Science

What The Doomsday Clock Doesn’t Tell Us

Putting humanity on a permanent, blanket high-alert isn’t helpful when it comes to policy or science.

A clock superimposed on a question mark
Photo Illustration by Slate

Since the Bulletin of the Atomic Scientists sent out a press release yesterday, the New York Times, the BBC, the Washington Post, and countless other outlets have reported that the Doomsday Clock now reads just 2 minutes to midnight, the closest we’ve been to nuclear apocalypse since the Cold War. While the symbol of imminent destruction might seem apt in our current overly-anxious political climate, the minute hand has been creeping forward incrementally for years (yes, even pre-Trump), and it’s been primed at T-10 minutes or less to Doomsday since 1998. In light of this perpetual crisis mode, it seems worth asking: What does the Doomsday Clock actually tell us?

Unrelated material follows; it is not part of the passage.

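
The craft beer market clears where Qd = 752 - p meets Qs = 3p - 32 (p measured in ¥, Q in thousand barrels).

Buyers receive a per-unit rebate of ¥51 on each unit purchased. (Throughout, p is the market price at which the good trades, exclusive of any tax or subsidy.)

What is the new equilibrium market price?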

The short answer is not much. When the clock was first conceived in 1947, it was set at 11:53, seven minutes before Doomsday, because, as artist Martyl Langsdorf put it, “It looked good to my eye.” As repentant Manhattan Project scientists, the founding members of the Bulletin were well aware of the consequences of their work, and wanted the public to be mindful of potential risks going forward, too. So they created a simple, visually striking system by which to measure the state of the world: The closer we get to midnight, the more urgently action is needed to prevent an existential threat to humankind.

The organization’s intentions are good, and the qualifications of the team behind it are beyond dispute—its board, for example, now includes 15 Nobel laureates. But the clock itself, the most famous manifestation of their work (by their own admission, it “attracts more daily visitors to our site than any other feature”), lacks the nuance that makes the rest of their efforts so vital. And while the Bulletin asserts that it “commands worldwide attention when it issues periodic assessments of global threats and solutions,” the reality is that outlets overwhelmingly pay more attention to the “global threats” side of the report than any proposed fixes.

Should we be alert to the possibility of global catastrophe? Of course. But the clock’s logic is neither precise nor especially incisive. In 2007, it branched out from nuclear weapons alone to incorporate other threats, namely climate change and the unchecked rise of biotech. These are issues worth exploring and engaging with, but tossing them in alongside the possibility of nuclear warfare feels strange if not irresponsible, especially when no effort is made to quantify their relative contributions to our ostensible impending demise. The 2018 report cites the gene-editing tool CRISPR as a factor, but the authors decline to explain how or to what extent its existence brings us closer to catastrophe beyond a vague allusion to “possible misuse” of the technology. And the very name “Doomsday Clock”—and its ongoing association with nuclear apocalypse—defies nuance. The approach fails in its stated purpose of advancing the public understanding of these very disparate threats when it flattens them into one measurement by design.

Pushing for nuclear disarmament and slowing climate change are laudable and necessary goals. It’s understandable the board wants to convey a sense of urgency around these issues, all of them long acknowledged with little to show for it. But that’s exactly the problem: A literal Doomsday Clock that’s perennially poised to signal the end of humanity, while a powerful metaphor, so far hasn’t been a useful tool for change.

The Bulletin’s other work—rewarding new voices in the field, writing smart, open-access analysis, drawing up nuanced policies—has achieved far more than an arbitrary arbiter of death and destruction ever will. It’s time to stop the clock and start listening to the science that’s supposed to inform it.